CEO Tim Cook explained on a hastily-called conference call that Apple Diamond Platinum only starts with products. It also provides a higher level of service than any other technology company platform has ever sought to deliver, to the most discerning customers in the world.
Any family with a net worth of $1 billion or more can tithe $100 million into a special account for Apple Diamond Platinum service. Under the plan, the customer’s homes, cars, kids, pets and wrists will all be fitted with Apple equipment, and the customer will be given quick service response on any call, no matter how strange it may appear. “There are no stupid questions,” as senior vice president of design Jony Ive explained, “only stupid people who ask questions.”

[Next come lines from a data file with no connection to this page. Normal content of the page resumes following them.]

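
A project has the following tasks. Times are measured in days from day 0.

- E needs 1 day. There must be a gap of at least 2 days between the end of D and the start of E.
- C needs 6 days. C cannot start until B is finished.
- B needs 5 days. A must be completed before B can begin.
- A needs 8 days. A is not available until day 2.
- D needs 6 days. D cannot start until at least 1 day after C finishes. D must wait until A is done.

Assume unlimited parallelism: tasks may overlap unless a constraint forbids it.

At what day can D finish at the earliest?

A cannot begin until its own release at day 2. It runs from day 2 to 2 + 8 = day 10.
After A (finishes day 10), B can start at day 10 and finishes at day 15.
After B (finishes day 15), C can start at day 15 and finishes at day 21.
D has to wait for C (finishes day 21, plus 1-day gap → day 22); A (finishes day 10). The latest of these is day 22, so D runs day 22 to 22 + 6 = day 28.

28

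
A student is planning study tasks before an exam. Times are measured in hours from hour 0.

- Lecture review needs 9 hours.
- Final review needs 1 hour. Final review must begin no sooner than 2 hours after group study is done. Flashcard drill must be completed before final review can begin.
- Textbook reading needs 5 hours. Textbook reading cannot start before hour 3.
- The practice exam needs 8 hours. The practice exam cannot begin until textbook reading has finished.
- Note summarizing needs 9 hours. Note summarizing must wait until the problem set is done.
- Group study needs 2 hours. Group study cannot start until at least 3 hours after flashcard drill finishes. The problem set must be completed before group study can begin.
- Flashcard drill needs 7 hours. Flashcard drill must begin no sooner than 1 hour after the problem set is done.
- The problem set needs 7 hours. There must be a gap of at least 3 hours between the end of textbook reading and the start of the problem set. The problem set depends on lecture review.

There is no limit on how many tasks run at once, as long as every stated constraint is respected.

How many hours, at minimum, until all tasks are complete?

Nothing blocks lecture review, so it runs from hour 0 to hour 9.
After its own release at hour 3, textbook reading can start at hour 3 and finishes at hour 8.
The practice exam cannot begin until textbook reading (finishes hour 8). It runs from hour 8 to 8 + 8 = hour 16.
The problem set cannot start until textbook reading (finishes hour 8, plus 3-hour gap → hour 11); lecture review (finishes hour 9). The controlling bound is hour 11, so the problem set finishes at 11 + 7 = hour 18.
Note summarizing waits on the problem set (finishes hour 18), so it starts at hour 18 and finishes at 18 + 9 = hour 27.
After the problem set (finishes hour 18, plus 1-hour gap → hour 19), flashcard drill can start at hour 19 and finishes at hour 26.
Group study needs all of flashcard drill (finishes hour 26, plus 3-hour gap → hour 29); the problem set (finishes hour 18). That puts its earliest start at hour 29; it finishes at 29 + 2 = hour 31.
Final review has to wait for group study (finishes hour 31, plus 2-hour gap → hour 33); flashcard drill (finishes hour 26). The latest of these is hour 33, so final review runs hour 33 to 33 + 1 = hour 34.
All tasks are finished once the last one completes. Finish times: Textbook reading at 8, Lecture review at 9, The problem set at 18, Flashcard drill at 26, The practice exam at 16, Group study at 31, Note summarizing at 27, Final review at 34. The latest is hour 34.

34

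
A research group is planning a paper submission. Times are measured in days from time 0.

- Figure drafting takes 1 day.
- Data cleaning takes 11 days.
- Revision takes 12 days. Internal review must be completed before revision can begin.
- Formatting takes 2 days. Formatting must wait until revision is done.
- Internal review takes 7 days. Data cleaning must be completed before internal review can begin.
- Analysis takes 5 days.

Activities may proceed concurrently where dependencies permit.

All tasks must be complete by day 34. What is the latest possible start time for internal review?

Formatting must finish by day 34; it takes 2 days, so it must start by 34 − 2 = day 32.
Revision must finish before formatting (must start by day 32). With a 12-day duration, revision must start by 32 − 12 = day 20.
Internal review has to be done before revision (must start by day 20). That means finishing by day 20, i.e. starting by 20 − 7 = day 13.

13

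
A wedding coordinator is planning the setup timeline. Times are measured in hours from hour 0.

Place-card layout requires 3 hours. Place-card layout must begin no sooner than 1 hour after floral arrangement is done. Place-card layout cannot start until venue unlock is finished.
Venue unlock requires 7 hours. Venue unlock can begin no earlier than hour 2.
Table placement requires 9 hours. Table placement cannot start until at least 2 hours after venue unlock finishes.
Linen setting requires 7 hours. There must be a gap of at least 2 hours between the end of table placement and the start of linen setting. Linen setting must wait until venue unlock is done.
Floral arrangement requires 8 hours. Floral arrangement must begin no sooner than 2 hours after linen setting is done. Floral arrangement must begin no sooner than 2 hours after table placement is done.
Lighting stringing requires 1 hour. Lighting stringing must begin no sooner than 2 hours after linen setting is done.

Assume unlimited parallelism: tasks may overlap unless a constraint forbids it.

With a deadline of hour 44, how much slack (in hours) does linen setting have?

1

After its own release at hour 2, venue unlock can start at hour 2 and finishes at hour 9.
Table placement waits on venue unlock (finishes hour 9, plus 2-hour gap → hour 11), so it starts at hour 11 and finishes at 11 + 9 = hour 20.
Linen setting needs all of table placement (finishes hour 20, plus 2-hour gap → hour 22); venue unlock (finishes hour 9). That puts its earliest start at hour 22; it finishes at 22 + 7 = hour 29.

Working backward from the deadline:
Place-card layout must finish by hour 44; it takes 3 hours, so it must start by 44 − 3 = hour 41.
Floral arrangement must finish before place-card layout (must start by hour 41, minus 1-hour gap → hour 40). With an 8-hour duration, floral arrangement must start by 40 − 8 = hour 32.
Nothing follows lighting stringing; the deadline of hour 44 is its only limit. It must start by 44 − 1 = hour 43.
Linen setting feeds floral arrangement (must start by hour 32, minus 2-hour gap → hour 30); lighting stringing (must start by hour 43, minus 2-hour gap → hour 41). Taking the minimum, linen setting must finish by hour 30 and start by 30 − 7 = hour 23.
So linen setting can start as early as hour 22 and as late as hour 23, giving 23 − 22 = 1 hour of slack.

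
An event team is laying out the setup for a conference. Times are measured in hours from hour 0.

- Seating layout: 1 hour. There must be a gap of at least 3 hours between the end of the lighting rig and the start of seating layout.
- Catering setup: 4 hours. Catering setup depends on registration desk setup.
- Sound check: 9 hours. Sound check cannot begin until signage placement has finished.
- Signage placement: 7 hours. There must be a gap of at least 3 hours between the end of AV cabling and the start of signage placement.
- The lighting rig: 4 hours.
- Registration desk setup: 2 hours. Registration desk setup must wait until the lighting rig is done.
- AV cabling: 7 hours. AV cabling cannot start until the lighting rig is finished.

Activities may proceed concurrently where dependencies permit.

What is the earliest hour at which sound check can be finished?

30

The lighting rig can start immediately at hour 0; it finishes at hour 4.
AV cabling waits on the lighting rig (finishes hour 4), so it starts at hour 4 and finishes at 4 + 7 = hour 11.
Signage placement cannot begin until AV cabling (finishes hour 11, plus 3-hour gap → hour 14). It runs from hour 14 to 14 + 7 = hour 21.
After signage placement (finishes hour 21), sound check can start at hour 21 and finishes at hour 30.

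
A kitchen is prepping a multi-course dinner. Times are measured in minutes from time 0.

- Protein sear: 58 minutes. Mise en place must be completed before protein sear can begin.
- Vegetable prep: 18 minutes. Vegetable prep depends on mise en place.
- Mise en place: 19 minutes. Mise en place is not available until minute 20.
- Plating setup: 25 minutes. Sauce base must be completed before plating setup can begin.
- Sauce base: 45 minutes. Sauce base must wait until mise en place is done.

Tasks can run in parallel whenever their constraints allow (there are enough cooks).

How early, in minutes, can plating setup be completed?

Mise en place waits on its own release at minute 20, so it starts at minute 20 and finishes at 20 + 19 = minute 39.
After mise en place (finishes minute 39), sauce base can start at minute 39 and finishes at minute 84.
Plating setup waits on sauce base (finishes minute 84), so it starts at minute 84 and finishes at 84 + 25 = minute 109.

109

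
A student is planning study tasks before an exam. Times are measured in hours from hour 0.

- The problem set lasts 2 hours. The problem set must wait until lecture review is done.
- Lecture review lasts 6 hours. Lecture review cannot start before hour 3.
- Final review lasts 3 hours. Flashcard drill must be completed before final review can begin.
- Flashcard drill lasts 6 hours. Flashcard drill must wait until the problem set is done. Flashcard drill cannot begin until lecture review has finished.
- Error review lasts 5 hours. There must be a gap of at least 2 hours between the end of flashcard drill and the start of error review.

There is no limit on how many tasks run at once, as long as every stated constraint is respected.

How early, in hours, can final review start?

17

After its own release at hour 3, lecture review can start at hour 3 and finishes at hour 9.
The problem set waits on lecture review (finishes hour 9), so it starts at hour 9 and finishes at 9 + 2 = hour 11.
Flashcard drill needs all of the problem set (finishes hour 11); lecture review (finishes hour 9). That puts its earliest start at hour 11; it finishes at 11 + 6 = hour 17.
Final review waits on flashcard drill (finishes hour 17), so the earliest it can start is hour 17.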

With Apple Diamond Platinum Service Apple WiFi at speeds to 1 Gigabit/second will fill your home and office, tailored to extend only to the walls and then stop. Mac Pros will be in every office, MacBooks in every living room, Apple TVs will connect to each set, the latest iPhone will be in every pocket and Apple Edition Watches will adorn every wrist. All these products will be replaced every six months, or on the day newer products are delivered into stores, for as long as the customer retains the account.
When service or support is called for, one call or one e-mail to a designated Apple representative will bring one-on-one service directly to your family member. Whether you’re trying to load an app, check the weather in Abu Dhabi or just get an advance look at the last season of “Mad Men,” Apple will be there to serve you under its Apple Diamond Platinum Service banner.
As a mark of its intention to provide only the very best in service to the very best customers, Cook said, every Apple executive with a rank of director or above has been randomly assigned to a customer placing $100 million into an Apple account for Apple Diamond Platinum service. “That’s why Jay Z missed the opening of the Tidal music service,” Cook explained. “There was a kid in Abu Dhabi having trouble with his homework, and his name came up. Fortunately it was on the history of hip-hop.”